April 1979

Axillo-axillary Bypass for Subclavian Steal Syndrome

Author Affiliations

From the Department of Surgery, the Marshfield Clinic and Marshfield Medical Foundation, Inc, Marshfield, Wis.

Arch Surg. 1979;114(4):394-399. doi:10.1001/archsurg.1979.01370280048007

• Since 1972, 14 patients with subclavian steal and four with primary vascular insufficiency of the arm have been operated on using the axillo-axillary bypass graft. Two grafts have been replaced, one after nine months for threatened erosion, and the other after three years for thrombosis due to disease progression in the donor artery.

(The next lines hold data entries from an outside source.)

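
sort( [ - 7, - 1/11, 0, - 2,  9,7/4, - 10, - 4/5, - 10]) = [ - 10,-10, - 7,-2, - 4/5,- 1/11 , 0,7/4,9 ] 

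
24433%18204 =6229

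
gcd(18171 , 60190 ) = 1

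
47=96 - 49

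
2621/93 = 28 + 17/93 = 28.18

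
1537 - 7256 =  - 5719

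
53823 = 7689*7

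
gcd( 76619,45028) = 1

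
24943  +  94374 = 119317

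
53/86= 53/86 = 0.62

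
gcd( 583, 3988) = 1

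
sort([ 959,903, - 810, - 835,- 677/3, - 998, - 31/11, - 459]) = [ - 998,-835, - 810, - 459, - 677/3, - 31/11,903, 959 ] 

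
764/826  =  382/413=0.92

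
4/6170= 2/3085= 0.00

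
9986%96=2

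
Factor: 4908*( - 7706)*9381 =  - 2^3*3^2*53^1*59^1*409^1*3853^1=- 354799251288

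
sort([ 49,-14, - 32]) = [ - 32, - 14,49 ]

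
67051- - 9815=76866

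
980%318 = 26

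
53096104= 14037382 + 39058722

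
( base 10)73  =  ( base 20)3D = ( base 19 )3g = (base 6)201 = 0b1001001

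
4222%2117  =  2105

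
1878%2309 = 1878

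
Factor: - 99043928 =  - 2^3*12380491^1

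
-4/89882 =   -  1+44939/44941 = - 0.00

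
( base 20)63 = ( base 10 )123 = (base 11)102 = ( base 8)173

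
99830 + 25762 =125592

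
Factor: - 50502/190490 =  - 57/215= - 3^1*5^( -1) * 19^1*43^( - 1) 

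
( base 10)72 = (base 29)2E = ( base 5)242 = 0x48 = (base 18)40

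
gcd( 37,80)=1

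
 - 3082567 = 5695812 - 8778379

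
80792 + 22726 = 103518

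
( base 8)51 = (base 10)41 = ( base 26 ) 1f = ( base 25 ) 1g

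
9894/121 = 81 + 93/121 = 81.77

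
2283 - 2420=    - 137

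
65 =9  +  56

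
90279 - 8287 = 81992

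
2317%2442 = 2317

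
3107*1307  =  4060849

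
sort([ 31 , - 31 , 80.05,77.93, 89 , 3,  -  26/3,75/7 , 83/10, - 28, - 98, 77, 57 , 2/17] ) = [ - 98, - 31, - 28,  -  26/3, 2/17,  3, 83/10,75/7,31,57 , 77, 77.93, 80.05,89] 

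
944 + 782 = 1726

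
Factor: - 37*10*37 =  - 2^1*5^1 * 37^2 = - 13690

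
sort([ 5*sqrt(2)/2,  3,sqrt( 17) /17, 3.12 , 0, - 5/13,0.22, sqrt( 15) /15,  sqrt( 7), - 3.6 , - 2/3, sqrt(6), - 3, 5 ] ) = [ - 3.6, - 3,-2/3, - 5/13, 0,0.22, sqrt(17 )/17, sqrt(15) /15,sqrt( 6), sqrt( 7),3,3.12,5*sqrt(2) /2,5 ]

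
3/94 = 3/94 = 0.03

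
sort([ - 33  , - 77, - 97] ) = [ - 97, - 77, - 33]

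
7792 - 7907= -115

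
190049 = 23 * 8263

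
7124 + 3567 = 10691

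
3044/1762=1522/881 = 1.73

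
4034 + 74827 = 78861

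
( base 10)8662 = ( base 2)10000111010110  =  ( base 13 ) 3c34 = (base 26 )CL4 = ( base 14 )322A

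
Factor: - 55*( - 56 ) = 3080=2^3*5^1*7^1*11^1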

The new grafts were patent at three and at 2½ years. One graft was occluded at six months and was not replaced. All other patients under observation in 1978 have grafts patent at one month to 6½ years (average 2.2 years). Life table analysis shows the probability of graft patency (20 grafts) is 76% at three years. In the subclavian steal group steal on the left side predominated 2:1. Cerebral symptoms predominated with arm symptoms less often seen, although six patients had both. Associated vascular disease and hypertension were common. There was no mortality and few complications. Axillo-axillary bypass grafting is considered the operation of choice for patients with subclavian steal syndrome.